My two favorite drinks are water and beer, but I like them in separate glasses. Yet Iron City is an icon, and when I was at a Steelers bar in Tulsa for the Steelers-Broncos playoff game in January 2006, I tipped back Ahrns. It just seemed right.
The Pittsburgh Brewing Co. ceased operations today and has already begun operations at the former Latrobe Brewing Co., which is going to turn out 1 million barrels a year, compared to the 170,000 barrels the plant in Lawrenceville has turned out each year.
In today's paper, my colleague Bill Toland wrote that Ahrn is the unofficial beer of the Pittsburgh Diaspora, an unofficial fact the company is hoping to bank on as it pumps up its marketing department from the measley $1.5 million it has spent every year while being strapped in a gigundous 9-acre campus that looks as if a Victorian-era community college was left to vandals years ago.

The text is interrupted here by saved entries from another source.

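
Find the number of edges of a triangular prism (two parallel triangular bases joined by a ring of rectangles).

A prism on an n-gon has two n-gon bases and n rectangular sides: V = 2·3 = 6, E = 3·3 = 9, F = 3 + 2 = 5.

9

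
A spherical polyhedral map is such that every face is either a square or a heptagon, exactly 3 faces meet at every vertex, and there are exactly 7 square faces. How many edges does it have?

21

Let x be the number of heptagons; then F = 7 + x.
Edge–face incidences: 2E = 4·7 + 7·x = 28 + 7x.
Every vertex has degree 3, so 3V = 2E.
Euler: V − E + F = 2 ⇒ (2E)/3 − E + (7 + x) = 2.
Multiply by 6: 2·(2E) − 3·(2E) + 6·(7 + x) = 12, i.e. 42 + 6x − (28 + 7x) = 12.
Collecting terms: −x + 14 = 12, so −x = −2, so x = 2.
Then 2E = 28 + 7·2 = 42, so E = 21, V = 2E/3 = 14, F = 7 + 2 = 9.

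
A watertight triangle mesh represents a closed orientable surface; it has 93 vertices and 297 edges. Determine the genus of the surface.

Every face is a triangle and each edge borders two faces, so 3F = 2·297, giving F = 198.
χ = V − E + F = 93 − 297 + 198 = -6.
For a closed orientable surface χ = 2 − 2g, so g = (2 − (-6))/2 = 4.

4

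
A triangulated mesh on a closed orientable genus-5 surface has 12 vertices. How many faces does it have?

40

χ = 2 − 2·5 = -8, and every face is a triangle so 3F = 2E.
V − E + F = -8 with E = 3F/2 gives 12 − (3/2 − 1)·F = -8, so F = 40 and E = 60.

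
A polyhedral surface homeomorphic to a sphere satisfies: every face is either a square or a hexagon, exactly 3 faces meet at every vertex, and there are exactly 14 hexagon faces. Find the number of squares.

6

Let x be the number of squares; then F = 14 + x.
Edge–face incidences: 2E = 6·14 + 4·x = 84 + 4x.
Every vertex has degree 3, so 3V = 2E.
Euler: V − E + F = 2 ⇒ (2E)/3 − E + (14 + x) = 2.
Multiply by 6: 2·(2E) − 3·(2E) + 6·(14 + x) = 12, i.e. 84 + 6x − (84 + 4x) = 12.
Collecting terms: 2x = 12, so x = 6.
Then 2E = 84 + 4·6 = 108, so E = 54, V = 2E/3 = 36, F = 14 + 6 = 20.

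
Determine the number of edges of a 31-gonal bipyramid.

A bipyramid over an n-gon has 2n triangular faces and n + 2 vertices: V = 31 + 2 = 33, E = 3·31 = 93, F = 2·31 = 62.

93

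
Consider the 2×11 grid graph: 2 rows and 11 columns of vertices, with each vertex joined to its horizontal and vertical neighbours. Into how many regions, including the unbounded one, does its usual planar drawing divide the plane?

The grid has V = 2·11 = 22 vertices and E = 2·10 + 11·1 = 31 edges.
F = 2 − V + E = 2 − 22 + 31 = 11.

11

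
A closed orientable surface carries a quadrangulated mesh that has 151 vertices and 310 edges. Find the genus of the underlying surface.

Every face is a square and each edge borders two faces, so 4F = 2·310, giving F = 155.
χ = V − E + F = 151 − 310 + 155 = -4.
For a closed orientable surface χ = 2 − 2g, so g = (2 − (-4))/2 = 3.

3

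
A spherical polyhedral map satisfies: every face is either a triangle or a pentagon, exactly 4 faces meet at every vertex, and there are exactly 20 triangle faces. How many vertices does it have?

30

Let x be the number of pentagons; then F = 20 + x.
Edge–face incidences: 2E = 3·20 + 5·x = 60 + 5x.
Every vertex has degree 4, so 4V = 2E.
Euler: V − E + F = 2 ⇒ (2E)/4 − E + (20 + x) = 2.
Multiply by 8: 2·(2E) − 4·(2E) + 8·(20 + x) = 16, i.e. 160 + 8x − 2·(60 + 5x) = 16.
Collecting terms: −2x + 40 = 16, so −2x = −24, so x = 12.
Then 2E = 60 + 5·12 = 120, so E = 60, V = 2E/4 = 30, F = 20 + 12 = 32.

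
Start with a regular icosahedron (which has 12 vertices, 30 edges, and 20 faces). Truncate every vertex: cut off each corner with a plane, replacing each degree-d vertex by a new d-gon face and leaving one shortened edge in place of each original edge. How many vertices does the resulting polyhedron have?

Truncation replaces each original edge-end by a new vertex, so V′ = 2E = 60.
Each original edge survives, and each old vertex of degree d contributes d new edges; summing degrees gives Σd = 2E, so E′ = E + 2E = 3E = 90.
Each original face survives and each original vertex becomes one new face: F′ = F + V = 32.

60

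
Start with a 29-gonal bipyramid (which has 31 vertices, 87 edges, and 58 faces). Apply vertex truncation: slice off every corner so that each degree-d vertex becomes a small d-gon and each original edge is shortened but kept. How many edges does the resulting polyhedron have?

261

Truncation replaces each original edge-end by a new vertex, so V′ = 2E = 174.
Each original edge survives, and each old vertex of degree d contributes d new edges; summing degrees gives Σd = 2E, so E′ = E + 2E = 3E = 261.
Each original face survives and each original vertex becomes one new face: F′ = F + V = 89.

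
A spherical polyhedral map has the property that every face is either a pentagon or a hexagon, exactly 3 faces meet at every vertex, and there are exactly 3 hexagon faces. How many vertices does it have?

Let x be the number of pentagons; then F = 3 + x.
Edge–face incidences: 2E = 6·3 + 5·x = 18 + 5x.
Every vertex has degree 3, so 3V = 2E.
Euler: V − E + F = 2 ⇒ (2E)/3 − E + (3 + x) = 2.
Multiply by 6: 2·(2E) − 3·(2E) + 6·(3 + x) = 12, i.e. 18 + 6x − (18 + 5x) = 12.
Collecting terms: x = 12.
Then 2E = 18 + 5·12 = 78, so E = 39, V = 2E/3 = 26, F = 3 + 12 = 15.

26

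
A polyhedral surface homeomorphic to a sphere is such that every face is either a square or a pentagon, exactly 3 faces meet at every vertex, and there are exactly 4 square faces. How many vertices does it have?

Let x be the number of pentagons; then F = 4 + x.
Edge–face incidences: 2E = 4·4 + 5·x = 16 + 5x.
Every vertex has degree 3, so 3V = 2E.
Euler: V − E + F = 2 ⇒ (2E)/3 − E + (4 + x) = 2.
Multiply by 6: 2·(2E) − 3·(2E) + 6·(4 + x) = 12, i.e. 24 + 6x − (16 + 5x) = 12.
Collecting terms: x + 8 = 12, so x = 4.
Then 2E = 16 + 5·4 = 36, so E = 18, V = 2E/3 = 12, F = 4 + 4 = 8.

12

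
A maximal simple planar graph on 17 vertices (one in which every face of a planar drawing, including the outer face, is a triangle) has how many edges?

45

In a plane triangulation 3F = 2E and V − E + F = 2, so E = 3V − 6 = 3·17 − 6 = 45.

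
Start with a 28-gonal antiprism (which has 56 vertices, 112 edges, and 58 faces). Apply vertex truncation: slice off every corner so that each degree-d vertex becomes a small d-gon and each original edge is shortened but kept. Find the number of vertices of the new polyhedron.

224

Truncation replaces each original edge-end by a new vertex, so V′ = 2E = 224.
Each original edge survives, and each old vertex of degree d contributes d new edges; summing degrees gives Σd = 2E, so E′ = E + 2E = 3E = 336.
Each original face survives and each original vertex becomes one new face: F′ = F + V = 114.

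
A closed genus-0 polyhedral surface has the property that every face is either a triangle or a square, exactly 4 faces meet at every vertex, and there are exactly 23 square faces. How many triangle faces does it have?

Let x be the number of triangles; then F = 23 + x.
Edge–face incidences: 2E = 4·23 + 3·x = 92 + 3x.
Every vertex has degree 4, so 4V = 2E.
Euler: V − E + F = 2 ⇒ (2E)/4 − E + (23 + x) = 2.
Multiply by 8: 2·(2E) − 4·(2E) + 8·(23 + x) = 16, i.e. 184 + 8x − 2·(92 + 3x) = 16.
Collecting terms: 2x = 16, so x = 8.
Then 2E = 92 + 3·8 = 116, so E = 58, V = 2E/4 = 29, F = 23 + 8 = 31.

8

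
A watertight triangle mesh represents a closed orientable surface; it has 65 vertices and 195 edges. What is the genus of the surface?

1

Every face is a triangle and each edge borders two faces, so 3F = 2·195, giving F = 130.
χ = V − E + F = 65 − 195 + 130 = 0.
For a closed orientable surface χ = 2 − 2g, so g = (2 − (0))/2 = 1.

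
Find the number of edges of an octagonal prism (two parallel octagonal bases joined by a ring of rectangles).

A prism on an n-gon has two n-gon bases and n rectangular sides: V = 2·8 = 16, E = 3·8 = 24, F = 8 + 2 = 10.

24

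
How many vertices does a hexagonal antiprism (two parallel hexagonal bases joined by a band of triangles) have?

An antiprism on an n-gon has two n-gon caps and 2n triangles: V = 2·6 = 12, E = 4·6 = 24, F = 2·6 + 2 = 14.

12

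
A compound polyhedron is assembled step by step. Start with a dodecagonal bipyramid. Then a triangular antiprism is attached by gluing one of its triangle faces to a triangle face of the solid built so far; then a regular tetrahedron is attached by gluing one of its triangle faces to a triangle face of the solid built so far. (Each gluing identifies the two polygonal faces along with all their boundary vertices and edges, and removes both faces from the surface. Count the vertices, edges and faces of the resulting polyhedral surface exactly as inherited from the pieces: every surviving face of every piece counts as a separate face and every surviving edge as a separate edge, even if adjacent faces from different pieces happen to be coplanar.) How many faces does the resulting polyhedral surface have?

32

A dodecagonal bipyramid: V=14, E=36, F=24.
Attach a triangular antiprism (V=6, E=12, F=8) along a 3-gon: merge 3 vertices and 3 edges, delete both glued faces → V=17, E=45, F=30.
Attach a regular tetrahedron (V=4, E=6, F=4) along a 3-gon: merge 3 vertices and 3 edges, delete both glued faces → V=18, E=48, F=32.
Check: V − E + F = 18 − 48 + 32 = 2.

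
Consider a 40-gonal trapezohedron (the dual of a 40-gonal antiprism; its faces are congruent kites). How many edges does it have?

The n-trapezohedron (dual of the n-antiprism) has V = 2·40 + 2 = 82, E = 4·40 = 160, F = 2·40 = 80.

160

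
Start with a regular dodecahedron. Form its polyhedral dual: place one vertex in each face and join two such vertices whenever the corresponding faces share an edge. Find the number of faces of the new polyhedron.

20

The base solid has V = 20, E = 30, F = 12.
The dual swaps V and F and preserves E: V′ = F = 12, E′ = E = 30, F′ = V = 20.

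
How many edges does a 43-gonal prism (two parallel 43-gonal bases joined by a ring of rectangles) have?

A prism on an n-gon has two n-gon bases and n rectangular sides: V = 2·43 = 86, E = 3·43 = 129, F = 43 + 2 = 45.

129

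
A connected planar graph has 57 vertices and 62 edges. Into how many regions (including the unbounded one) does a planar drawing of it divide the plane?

Euler's formula for a connected plane graph: V − E + F = 2, so F = 2 − 57 + 62 = 7.

7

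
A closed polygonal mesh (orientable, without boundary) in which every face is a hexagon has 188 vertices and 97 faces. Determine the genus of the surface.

Every face is a hexagon, so 2E = 6·97 = 582, giving E = 291.
χ = V − E + F = 188 − 291 + 97 = -6.
For a closed orientable surface χ = 2 − 2g, so g = (2 − (-6))/2 = 4.

4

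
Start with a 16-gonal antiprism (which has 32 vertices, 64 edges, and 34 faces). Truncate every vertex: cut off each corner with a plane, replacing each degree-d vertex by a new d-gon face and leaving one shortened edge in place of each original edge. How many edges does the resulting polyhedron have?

Truncation replaces each original edge-end by a new vertex, so V′ = 2E = 128.
Each original edge survives, and each old vertex of degree d contributes d new edges; summing degrees gives Σd = 2E, so E′ = E + 2E = 3E = 192.
Each original face survives and each original vertex becomes one new face: F′ = F + V = 66.

192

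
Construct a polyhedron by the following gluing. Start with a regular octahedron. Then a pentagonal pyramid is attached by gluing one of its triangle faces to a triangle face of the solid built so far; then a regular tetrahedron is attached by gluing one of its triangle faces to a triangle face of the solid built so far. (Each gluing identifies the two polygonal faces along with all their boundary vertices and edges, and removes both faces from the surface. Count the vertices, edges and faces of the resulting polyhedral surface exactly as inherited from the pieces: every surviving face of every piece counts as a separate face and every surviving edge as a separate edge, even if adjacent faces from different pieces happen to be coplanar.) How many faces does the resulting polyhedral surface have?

14

A regular octahedron: V=6, E=12, F=8.
Attach a pentagonal pyramid (V=6, E=10, F=6) along a 3-gon: merge 3 vertices and 3 edges, delete both glued faces → V=9, E=19, F=12.
Attach a regular tetrahedron (V=4, E=6, F=4) along a 3-gon: merge 3 vertices and 3 edges, delete both glued faces → V=10, E=22, F=14.
Check: V − E + F = 10 − 22 + 14 = 2.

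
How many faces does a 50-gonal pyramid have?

51

A pyramid on an n-gon base has one n-gon and n triangles: V = 50 + 1 = 51, E = 2·50 = 100, F = 50 + 1 = 51.
Check: V − E + F = 51 − 100 + 51 = 2.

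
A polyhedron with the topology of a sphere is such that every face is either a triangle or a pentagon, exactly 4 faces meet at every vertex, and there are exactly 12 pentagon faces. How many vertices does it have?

30

Let x be the number of triangles; then F = 12 + x.
Edge–face incidences: 2E = 5·12 + 3·x = 60 + 3x.
Every vertex has degree 4, so 4V = 2E.
Euler: V − E + F = 2 ⇒ (2E)/4 − E + (12 + x) = 2.
Multiply by 8: 2·(2E) − 4·(2E) + 8·(12 + x) = 16, i.e. 96 + 8x − 2·(60 + 3x) = 16.
Collecting terms: 2x − 24 = 16, so 2x = 40, so x = 20.
Then 2E = 60 + 3·20 = 120, so E = 60, V = 2E/4 = 30, F = 12 + 20 = 32.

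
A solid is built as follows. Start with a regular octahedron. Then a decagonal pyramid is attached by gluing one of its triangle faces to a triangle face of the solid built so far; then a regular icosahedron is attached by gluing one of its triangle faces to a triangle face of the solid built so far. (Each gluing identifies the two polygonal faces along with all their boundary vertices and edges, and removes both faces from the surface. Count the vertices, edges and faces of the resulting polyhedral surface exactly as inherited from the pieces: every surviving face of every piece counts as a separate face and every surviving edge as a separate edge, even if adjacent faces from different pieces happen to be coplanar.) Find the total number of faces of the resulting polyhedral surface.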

The Iron City property is a funky place that was perfect for the Pittsburgh Blues Festival the few years it sampled the site, far better than Hartwood Acres, where I expect singers in hippie skirts and fiddlers. But I digress...
I'm sad about Iron City's move to Latrobe because the city will get $100,000 less in property taxes a year and 51 workers are losing their jobs. The scenario is too much like the reasons for the Pittsburgh Diaspora.
It's good that a company wants to keep a Pittsburgh brand alive, even if it's not in Pittsburgh anymore. The next step is to anticipate what the Iron City campus might be someday.
"THIS IS CITY LIVING" say the wheel-less trailers parked in the rubbly lot surrounded by 468,000 square feet of outmoded factory space.
Tim Hickman, CEO and president of Iron City, said today that he has talked to people who are interested in developing the properties to be residential. Whenever I hear about new lofts and condos, I always wonder how much housing we can fill without population growth.
I also wonder when 100 jobs will come in to replace every 51 lost and whether the errant members of our Nation - living in fake cities such as Phoenix and Charlotte - will ever return.
It's a burden wondering about so many heavy topics... but it's five o'clock somewhere.